I have always regarded the arts as a means of reaching the guarded soul. So when Hamlet tells us "the play's the thing wherein I'll catch the conscience of the king," he's saying that Claudius' guilty conscience will shine through when he's watching the play that Hamlet's arranged. It's literal. He wants to catch Claudius red-handed—or red-faced, so to speak. Or when the prophet Nathan told a story that enraged David, the story of the rich pillaging the poor, only to have Nathan expose the ‘enraged’ David for adultery and murder, David being the powerful ‘rich man’ who had taken advantage over the ‘poor man’, Bathsheba’s husband, Uriah. 

 

The shining example, using the art of self discovery and enlightening , is Jesus’s use of parables, to tease the mind into active thought. Rather than just always parrot answers, he would engage his audience and followers into creative thinking and problem solving.
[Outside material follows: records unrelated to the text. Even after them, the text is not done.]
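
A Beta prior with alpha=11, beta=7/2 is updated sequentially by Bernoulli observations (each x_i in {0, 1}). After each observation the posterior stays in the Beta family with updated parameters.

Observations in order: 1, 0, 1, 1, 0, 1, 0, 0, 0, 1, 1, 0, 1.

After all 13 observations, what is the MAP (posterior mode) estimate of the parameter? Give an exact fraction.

obs 1: x=1 → posterior Beta(12, 7/2)
obs 2: x=0 → posterior Beta(12, 9/2)
obs 3: x=1 → posterior Beta(13, 9/2)
obs 4: x=1 → posterior Beta(14, 9/2)
obs 5: x=0 → posterior Beta(14, 11/2)
obs 6: x=1 → posterior Beta(15, 11/2)
obs 7: x=0 → posterior Beta(15, 13/2)
obs 8: x=0 → posterior Beta(15, 15/2)
obs 9: x=0 → posterior Beta(15, 17/2)
obs 10: x=1 → posterior Beta(16, 17/2)
obs 11: x=1 → posterior Beta(17, 17/2)
obs 12: x=0 → posterior Beta(17, 19/2)
obs 13: x=1 → posterior Beta(18, 19/2)

2/3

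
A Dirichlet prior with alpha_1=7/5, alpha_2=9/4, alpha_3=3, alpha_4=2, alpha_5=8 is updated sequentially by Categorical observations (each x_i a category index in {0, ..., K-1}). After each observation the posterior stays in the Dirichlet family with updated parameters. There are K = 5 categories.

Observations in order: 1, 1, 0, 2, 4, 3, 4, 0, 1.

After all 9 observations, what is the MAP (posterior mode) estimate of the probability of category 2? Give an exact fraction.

obs 1: x=1 → posterior Dirichlet(7/5, 13/4, 3, 2, 8)
obs 2: x=1 → posterior Dirichlet(7/5, 17/4, 3, 2, 8)
obs 3: x=0 → posterior Dirichlet(12/5, 17/4, 3, 2, 8)
obs 4: x=2 → posterior Dirichlet(12/5, 17/4, 4, 2, 8)
obs 5: x=4 → posterior Dirichlet(12/5, 17/4, 4, 2, 9)
obs 6: x=3 → posterior Dirichlet(12/5, 17/4, 4, 3, 9)
obs 7: x=4 → posterior Dirichlet(12/5, 17/4, 4, 3, 10)
obs 8: x=0 → posterior Dirichlet(17/5, 17/4, 4, 3, 10)
obs 9: x=1 → posterior Dirichlet(17/5, 21/4, 4, 3, 10)

60/413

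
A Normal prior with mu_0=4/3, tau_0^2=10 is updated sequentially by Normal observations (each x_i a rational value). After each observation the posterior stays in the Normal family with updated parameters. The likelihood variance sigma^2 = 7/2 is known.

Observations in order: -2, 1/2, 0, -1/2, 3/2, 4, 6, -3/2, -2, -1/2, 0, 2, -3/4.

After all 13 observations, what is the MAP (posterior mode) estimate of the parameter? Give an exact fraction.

obs 1: x=-2 → posterior Normal(-92/81, 70/27)
obs 2: x=1/2 → posterior Normal(-62/141, 70/47)
obs 3: x=0 → posterior Normal(-62/201, 70/67)
obs 4: x=-1/2 → posterior Normal(-92/261, 70/87)
obs 5: x=3/2 → posterior Normal(-2/321, 70/107)
obs 6: x=4 → posterior Normal(238/381, 70/127)
obs 7: x=6 → posterior Normal(598/441, 10/21)
obs 8: x=-3/2 → posterior Normal(508/501, 70/167)
obs 9: x=-2 → posterior Normal(388/561, 70/187)
obs 10: x=-1/2 → posterior Normal(358/621, 70/207)
obs 11: x=0 → posterior Normal(358/681, 70/227)
obs 12: x=2 → posterior Normal(478/741, 70/247)
obs 13: x=-3/4 → posterior Normal(433/801, 70/267)

433/801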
A great work in exploring the parables is Paulo Freire’s “Pedagogy of the Oppressed”. Songs I’ve written post ‘Hold On’, continue to pose questions, tease the mind. For a mind that doesn’t just parrot cliches and follow indiscriminately policies of one brand or other, is a mind that won’t be squeezed into a mould  but “let God re-mould our minds from within, so that we may prove in practice that the plan of God for us is good, meets all his demands and moves towards the goal of true maturity.”